Sales rose 0.3 percent, the Commerce Department said on Thursday. Economists polled by Reuters had expected an increase of 0.5 percent.
U.S. producer prices fell more than expected in November as the cost of energy tumbled the most in over three years, according to a government report on Thursday that showed little inflation pressures in the economy.
The Labor Department said its seasonally adjusted producer price index slipped 0.8 percent last month, the second straight decline.
November’s drop in wholesale prices was the sharpest since May.
The number of Americans filing new claims for unemployment benefits fell for a fourth straight week last week, pointing to steady healing in the labor market. Initial claims for state unemployment benefits dropped 29,000 to a seasonally adjusted 343,000, the Labor Department said on Thursday. The prior week’s figure was revised to show 2,000 more applications than previously reported.

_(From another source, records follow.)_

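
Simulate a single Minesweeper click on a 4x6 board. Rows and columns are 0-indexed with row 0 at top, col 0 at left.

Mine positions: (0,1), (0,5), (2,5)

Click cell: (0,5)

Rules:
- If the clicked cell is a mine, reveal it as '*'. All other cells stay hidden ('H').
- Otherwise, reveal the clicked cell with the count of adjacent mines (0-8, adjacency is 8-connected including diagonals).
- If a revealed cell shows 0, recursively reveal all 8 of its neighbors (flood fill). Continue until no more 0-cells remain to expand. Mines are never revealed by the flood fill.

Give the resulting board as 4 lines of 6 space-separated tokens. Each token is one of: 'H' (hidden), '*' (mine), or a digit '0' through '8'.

H H H H H *
H H H H H H
H H H H H H
H H H H H H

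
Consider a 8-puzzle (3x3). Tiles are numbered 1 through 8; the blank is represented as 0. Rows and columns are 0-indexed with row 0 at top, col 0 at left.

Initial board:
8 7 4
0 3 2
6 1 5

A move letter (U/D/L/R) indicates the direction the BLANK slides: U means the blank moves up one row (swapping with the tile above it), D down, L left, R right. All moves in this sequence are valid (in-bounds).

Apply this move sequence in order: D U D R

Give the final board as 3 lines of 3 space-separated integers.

After move 1 (D):
8 7 4
6 3 2
0 1 5

After move 2 (U):
8 7 4
0 3 2
6 1 5

After move 3 (D):
8 7 4
6 3 2
0 1 5

After move 4 (R):
8 7 4
6 3 2
1 0 5

Answer: 8 7 4
6 3 2
1 0 5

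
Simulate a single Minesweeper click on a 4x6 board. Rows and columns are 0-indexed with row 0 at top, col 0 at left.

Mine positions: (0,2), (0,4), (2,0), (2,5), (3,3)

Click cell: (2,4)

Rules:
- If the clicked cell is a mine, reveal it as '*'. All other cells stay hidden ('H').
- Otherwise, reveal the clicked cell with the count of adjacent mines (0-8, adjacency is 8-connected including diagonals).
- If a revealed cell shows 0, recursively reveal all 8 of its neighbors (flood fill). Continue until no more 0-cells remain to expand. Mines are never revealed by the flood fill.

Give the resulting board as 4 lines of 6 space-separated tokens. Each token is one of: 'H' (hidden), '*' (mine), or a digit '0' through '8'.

H H H H H H
H H H H H H
H H H H 2 H
H H H H H H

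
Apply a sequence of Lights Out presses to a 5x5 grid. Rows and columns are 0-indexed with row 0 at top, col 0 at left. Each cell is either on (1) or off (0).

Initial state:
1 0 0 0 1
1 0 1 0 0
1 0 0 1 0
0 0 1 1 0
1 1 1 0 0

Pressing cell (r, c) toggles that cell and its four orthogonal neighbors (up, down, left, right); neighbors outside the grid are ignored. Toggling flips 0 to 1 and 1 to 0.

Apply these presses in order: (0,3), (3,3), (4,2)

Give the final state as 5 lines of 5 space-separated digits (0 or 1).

Answer: 1 0 1 1 0
1 0 1 1 0
1 0 0 0 0
0 0 1 0 1
1 0 0 0 0

Derivation:
After press 1 at (0,3):
1 0 1 1 0
1 0 1 1 0
1 0 0 1 0
0 0 1 1 0
1 1 1 0 0

After press 2 at (3,3):
1 0 1 1 0
1 0 1 1 0
1 0 0 0 0
0 0 0 0 1
1 1 1 1 0

After press 3 at (4,2):
1 0 1 1 0
1 0 1 1 0
1 0 0 0 0
0 0 1 0 1
1 0 0 0 0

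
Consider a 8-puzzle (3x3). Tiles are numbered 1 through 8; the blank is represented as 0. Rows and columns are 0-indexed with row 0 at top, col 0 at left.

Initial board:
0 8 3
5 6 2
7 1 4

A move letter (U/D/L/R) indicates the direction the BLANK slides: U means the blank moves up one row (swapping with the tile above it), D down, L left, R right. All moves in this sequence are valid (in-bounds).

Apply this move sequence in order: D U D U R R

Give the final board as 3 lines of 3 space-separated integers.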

“The main surprise is the fall in initial claims, which suggests the labor market might be improving a bit quicker than expected and that would mean the unemployment rate might new target a bit quicker than some people think. You have to cautious on one week’s data. The seasonal adjustments are big this time of year and it seems like seasonal adjustments are a little more generous this year than they were ago. But we do have this hint that maybe November payrolls might have been a bit stronger than we saw without hurricane Sandy.”

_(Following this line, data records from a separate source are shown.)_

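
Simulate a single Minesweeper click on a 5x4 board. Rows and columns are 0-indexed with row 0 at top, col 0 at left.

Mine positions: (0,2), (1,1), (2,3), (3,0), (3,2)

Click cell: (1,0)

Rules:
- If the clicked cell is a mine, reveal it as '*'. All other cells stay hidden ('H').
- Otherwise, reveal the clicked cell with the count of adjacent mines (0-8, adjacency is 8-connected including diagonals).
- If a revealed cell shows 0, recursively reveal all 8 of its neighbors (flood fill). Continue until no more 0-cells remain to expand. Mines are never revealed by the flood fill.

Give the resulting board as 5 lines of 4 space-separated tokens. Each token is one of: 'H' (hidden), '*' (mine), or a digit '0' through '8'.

H H H H
1 H H H
H H H H
H H H H
H H H H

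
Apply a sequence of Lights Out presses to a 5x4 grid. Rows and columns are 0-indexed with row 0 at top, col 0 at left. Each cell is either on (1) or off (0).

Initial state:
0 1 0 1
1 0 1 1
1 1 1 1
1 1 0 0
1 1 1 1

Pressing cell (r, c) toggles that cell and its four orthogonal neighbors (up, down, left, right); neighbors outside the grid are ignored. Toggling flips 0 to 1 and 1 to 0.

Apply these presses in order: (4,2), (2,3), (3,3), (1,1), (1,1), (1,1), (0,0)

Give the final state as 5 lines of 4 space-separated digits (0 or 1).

Answer: 1 1 0 1
1 1 0 0
1 0 0 1
1 1 0 0
1 0 0 1

Derivation:
After press 1 at (4,2):
0 1 0 1
1 0 1 1
1 1 1 1
1 1 1 0
1 0 0 0

After press 2 at (2,3):
0 1 0 1
1 0 1 0
1 1 0 0
1 1 1 1
1 0 0 0

After press 3 at (3,3):
0 1 0 1
1 0 1 0
1 1 0 1
1 1 0 0
1 0 0 1

After press 4 at (1,1):
0 0 0 1
0 1 0 0
1 0 0 1
1 1 0 0
1 0 0 1

After press 5 at (1,1):
0 1 0 1
1 0 1 0
1 1 0 1
1 1 0 0
1 0 0 1

After press 6 at (1,1):
0 0 0 1
0 1 0 0
1 0 0 1
1 1 0 0
1 0 0 1

After press 7 at (0,0):
1 1 0 1
1 1 0 0
1 0 0 1
1 1 0 0
1 0 0 1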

ROBBERT VAN BATENBURG, HEAD OF GLOBAL RESEARCH, LOUIS CAPITAL MARKETS, NEW YORK
“The PPI was mostly affected by food and energy. Initial claims were still affected by the recoil from Sandy, but the Fed Chairman Ben Bernanke will be watching them with renewed interest after his press conference. With retail sales, we were expected decent numbers after what we know of Black Friday. The public is really now responding to the fiscal cliff.”

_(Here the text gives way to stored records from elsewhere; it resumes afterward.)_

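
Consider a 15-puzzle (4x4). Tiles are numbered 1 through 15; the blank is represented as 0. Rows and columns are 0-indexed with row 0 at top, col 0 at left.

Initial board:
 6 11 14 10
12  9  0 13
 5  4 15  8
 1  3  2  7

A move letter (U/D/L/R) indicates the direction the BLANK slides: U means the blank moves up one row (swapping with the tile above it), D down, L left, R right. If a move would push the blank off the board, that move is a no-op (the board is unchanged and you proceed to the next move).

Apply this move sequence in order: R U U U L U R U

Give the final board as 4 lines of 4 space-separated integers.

After move 1 (R):
 6 11 14 10
12  9 13  0
 5  4 15  8
 1  3  2  7

After move 2 (U):
 6 11 14  0
12  9 13 10
 5  4 15  8
 1  3  2  7

After move 3 (U):
 6 11 14  0
12  9 13 10
 5  4 15  8
 1  3  2  7

After move 4 (U):
 6 11 14  0
12  9 13 10
 5  4 15  8
 1  3  2  7

After move 5 (L):
 6 11  0 14
12  9 13 10
 5  4 15  8
 1  3  2  7

After move 6 (U):
 6 11  0 14
12  9 13 10
 5  4 15  8
 1  3  2  7

After move 7 (R):
 6 11 14  0
12  9 13 10
 5  4 15  8
 1  3  2  7

After move 8 (U):
 6 11 14  0
12  9 13 10
 5  4 15  8
 1  3  2  7

Answer:  6 11 14  0
12  9 13 10
 5  4 15  8
 1  3  2  7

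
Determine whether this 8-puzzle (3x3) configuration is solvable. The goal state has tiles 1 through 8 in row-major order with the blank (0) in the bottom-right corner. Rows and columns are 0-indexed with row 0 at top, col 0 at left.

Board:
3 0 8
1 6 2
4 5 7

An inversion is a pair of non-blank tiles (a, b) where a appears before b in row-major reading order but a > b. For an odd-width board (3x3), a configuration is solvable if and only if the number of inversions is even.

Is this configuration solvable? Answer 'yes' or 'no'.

Inversions (pairs i<j in row-major order where tile[i] > tile[j] > 0): 11
11 is odd, so the puzzle is not solvable.

Answer: no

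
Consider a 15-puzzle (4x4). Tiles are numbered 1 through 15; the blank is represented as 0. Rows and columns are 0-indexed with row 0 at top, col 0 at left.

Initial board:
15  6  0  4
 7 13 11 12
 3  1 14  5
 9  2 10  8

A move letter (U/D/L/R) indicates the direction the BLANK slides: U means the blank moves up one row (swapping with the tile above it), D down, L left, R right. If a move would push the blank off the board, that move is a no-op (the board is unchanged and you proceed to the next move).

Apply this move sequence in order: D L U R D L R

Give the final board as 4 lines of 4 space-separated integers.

Answer: 15 11 13  4
 7  6  0 12
 3  1 14  5
 9  2 10  8

Derivation:
After move 1 (D):
15  6 11  4
 7 13  0 12
 3  1 14  5
 9  2 10  8

After move 2 (L):
15  6 11  4
 7  0 13 12
 3  1 14  5
 9  2 10  8

After move 3 (U):
15  0 11  4
 7  6 13 12
 3  1 14  5
 9  2 10  8

After move 4 (R):
15 11  0  4
 7  6 13 12
 3  1 14  5
 9  2 10  8

After move 5 (D):
15 11 13  4
 7  6  0 12
 3  1 14  5
 9  2 10  8

After move 6 (L):
15 11 13  4
 7  0  6 12
 3  1 14  5
 9  2 10  8

After move 7 (R):
15 11 13  4
 7  6  0 12
 3  1 14  5
 9  2 10  8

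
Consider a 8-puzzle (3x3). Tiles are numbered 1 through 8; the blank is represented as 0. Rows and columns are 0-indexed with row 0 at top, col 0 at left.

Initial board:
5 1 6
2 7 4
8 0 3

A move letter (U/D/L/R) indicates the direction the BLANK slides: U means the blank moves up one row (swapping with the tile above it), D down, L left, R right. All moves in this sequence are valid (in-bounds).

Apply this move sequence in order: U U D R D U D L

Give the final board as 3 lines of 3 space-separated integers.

After move 1 (U):
5 1 6
2 0 4
8 7 3

After move 2 (U):
5 0 6
2 1 4
8 7 3

After move 3 (D):
5 1 6
2 0 4
8 7 3

After move 4 (R):
5 1 6
2 4 0
8 7 3

After move 5 (D):
5 1 6
2 4 3
8 7 0

After move 6 (U):
5 1 6
2 4 0
8 7 3

After move 7 (D):
5 1 6
2 4 3
8 7 0

After move 8 (L):
5 1 6
2 4 3
8 0 7

Answer: 5 1 6
2 4 3
8 0 7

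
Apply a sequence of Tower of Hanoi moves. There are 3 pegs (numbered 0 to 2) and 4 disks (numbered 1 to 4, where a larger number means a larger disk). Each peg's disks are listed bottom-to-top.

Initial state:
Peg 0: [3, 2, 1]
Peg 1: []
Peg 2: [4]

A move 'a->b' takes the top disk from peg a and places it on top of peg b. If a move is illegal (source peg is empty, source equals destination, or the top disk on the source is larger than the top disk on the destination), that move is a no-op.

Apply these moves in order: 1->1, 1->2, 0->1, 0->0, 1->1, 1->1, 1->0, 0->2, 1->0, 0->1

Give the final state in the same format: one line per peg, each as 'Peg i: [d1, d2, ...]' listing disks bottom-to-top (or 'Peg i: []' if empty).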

PETER JANKOVSKIS, CO-CHIEF INVESTMENT OFFICER AT OAKBROOK INVESTMENTS LLC IN LISLE, ILLINOIS.
“(The data) looked pretty strong to me, particularly the retail sales. Obviously people still have their eyes on the fiscal cliff negotiations, that is really the only thing I can point to as putting a damper. It seems no matter what we do during the day. We end up near zero at the end. That is kind of it - it’s just a wait-and-see mode. But it does suggest to me, that if they actually do reach a deal, hopefully people will look back and see the predominance of good news and maybe we will get a nice pop out of it.”
JOSEPH TREVISANI, CHIEF MARKET STRATEGIST, WORLDWIDE MARKETS, WOODCLIFF LAKE, NEW JERSEY
“Consumers have recovered somewhat after October’s drop in sales but the trend has been declining since last June. When the results are adjusted for inflation, these are not numbers that will bring the Fed’s employment goals any closer.”